Karar vermeden önce duygularını değerlendirmek. Nasıl hissediyorum (gergin, heyecanlı, mutlu, korkmuş) diye kendinize dönüp bakabilirsiniz. Duygularınızı değerlendirebilirsiniz.
Kendi bireysel özellikleriniz ve değerleriniz doğrultusunda hayatınızın geneline dair prensipler ve şablonlar oluşturup hayatınızdaki küçük kararları örneğin haftanın hangi günü ne giyeceğiniz, kimlerle buluşup buluşmayacağınız gibi o şablonlara göre karar vererek enerjinizi büyük önemli kararlara saklamış olursunuz.
Araştırma sürecini yeterli düzeyde tutmak. Karar verme sürecinde araştırma yapmak çok önemlidir ancak fazlası olduğunda seçenekler karşısında genellikle yanlış karar verme ihtimali artar.
En doğru kararı vermeliyim kaygısı çoğu zaman hata yaptırma ihtimali taşır. Karar verirken mükemmeliyetçilikten ziyade, şu an en iyisi ne, elimden gelenin en iyisi ne? Diye bakmak daha doğru olacaktır.
Karar vermeyi erteledikçe, süre uzadıkça zaman kaybı olur ve kararsızlık meydana gelir. Bu durum da sizin bazen bir insanı bazen de bir iş fırsatını kaybetmenize sebep olabilir.
Kararsız kalmanın size kazandırdığı bir şeyler var mı? Kimseyi kırmamak, sorumluluk almamak gibi psikolojide buna ikincil kazanç denir.
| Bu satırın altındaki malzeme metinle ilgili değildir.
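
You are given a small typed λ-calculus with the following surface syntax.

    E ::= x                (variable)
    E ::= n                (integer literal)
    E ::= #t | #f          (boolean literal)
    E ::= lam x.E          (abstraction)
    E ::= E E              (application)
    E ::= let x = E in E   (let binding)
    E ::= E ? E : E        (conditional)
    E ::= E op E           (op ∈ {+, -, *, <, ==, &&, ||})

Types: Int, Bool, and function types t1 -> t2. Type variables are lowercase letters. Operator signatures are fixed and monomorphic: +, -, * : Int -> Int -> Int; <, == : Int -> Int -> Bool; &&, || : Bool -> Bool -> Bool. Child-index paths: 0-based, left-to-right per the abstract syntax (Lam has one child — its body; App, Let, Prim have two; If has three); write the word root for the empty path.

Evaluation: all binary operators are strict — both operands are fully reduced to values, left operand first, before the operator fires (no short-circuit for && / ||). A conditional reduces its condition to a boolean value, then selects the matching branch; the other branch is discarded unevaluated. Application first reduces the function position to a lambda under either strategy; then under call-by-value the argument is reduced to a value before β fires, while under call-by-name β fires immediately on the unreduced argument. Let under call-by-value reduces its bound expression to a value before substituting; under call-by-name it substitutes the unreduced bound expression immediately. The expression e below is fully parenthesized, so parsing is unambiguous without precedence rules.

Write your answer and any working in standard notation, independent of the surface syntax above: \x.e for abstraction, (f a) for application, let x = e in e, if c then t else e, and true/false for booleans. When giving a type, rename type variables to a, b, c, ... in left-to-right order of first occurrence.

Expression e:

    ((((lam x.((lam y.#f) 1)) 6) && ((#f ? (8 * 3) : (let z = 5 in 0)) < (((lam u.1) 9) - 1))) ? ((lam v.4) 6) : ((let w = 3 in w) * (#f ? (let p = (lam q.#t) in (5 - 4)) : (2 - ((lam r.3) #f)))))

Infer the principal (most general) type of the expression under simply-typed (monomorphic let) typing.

Trace:
\y._ : b -> Bool
  unify b -> Bool ~ Int -> c
  unify b ~ Int
  unify Bool ~ c
_ _ : Bool
\x._ : a -> Bool
  unify a -> Bool ~ Int -> d
  unify a ~ Int
  unify Bool ~ d
_ _ : Bool
  unify Bool ~ Bool
  unify Bool ~ Bool
  unify Int ~ Int
  unify Int ~ Int
let z : Int
  unify Int ~ Int
  unify Int ~ Int
\u._ : e -> Int
  unify e -> Int ~ Int -> f
  unify e ~ Int
  unify Int ~ f
_ _ : Int
  unify Int ~ Int
  unify Int ~ Int
  unify Int ~ Int
  unify Bool ~ Bool
  unify Bool ~ Bool
\v._ : g -> Int
  unify g -> Int ~ Int -> h
  unify g ~ Int
  unify Int ~ h
_ _ : Int
let w : Int
w : Int
  unify Int ~ Int
  unify Bool ~ Bool
\q._ : i -> Bool
let p : i -> Bool
  unify Int ~ Int
  unify Int ~ Int
  unify Int ~ Int
\r._ : j -> Int
  unify j -> Int ~ Bool -> k
  unify j ~ Bool
  unify Int ~ k
_ _ : Int
  unify Int ~ Int
  unify Int ~ Int
  unify Int ~ Int
  unify Int ~ Int

Answer: Int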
Bu durumu fark etmeniz sizin bu döngüden çıkmanıza yardımcı olur.
Diğer insanların fikrini alırken dikkatli olmak; bakış açısına, kendi hayatında verdiği kararlara güvendiğiniz kişilere başvurup yine de kendi isteğinize göre karar vermek. İnsan kendini daha iyi tanıdıkça karar vermesi kolaylaşır ve daha doğru kararlar verebilir.
En iyi kararın mükemmel karar olmadığını,
Bazen yanlış karar vermenin çok insani olduğunu, doğru karar verebilecek yaşta, olgunlukta ve duygu durumunda olunamayabileceğini,
Yanlış kararlar sonrasında yeni bir karar alarak yeniden başlamanın mümkün olduğunu,
Mükemmel kararın olmadığını. O an için bize en iyi hissettiren ve geleceği düşündüğümüzde, kendimizi o kararı vermiş, o kararı uygularken düşündüğümüzde bize en iyi gelen tercihi yapabileceğinizi
UNUTMAMAK GEREKİR
Akıl ve mantıkla mı yoksa kalp ve duygularla mı karar vermek gerekir? Bu da çok merak edilen konulardan biridir.
Günlük hayatınızda, gündelik işlerde almanız gereken kararları mantığınızla; hayatınızın dönüm noktalarında almanız gereken, hayatınızı önemli ölçüde etkileyip değiştirecek büyük kararlarınızı ise kalbinizle, duygularınızla almak doğru adımlardan biridir.
Hayatınızda aldığınız kararlar size hep mutluluk getirsin.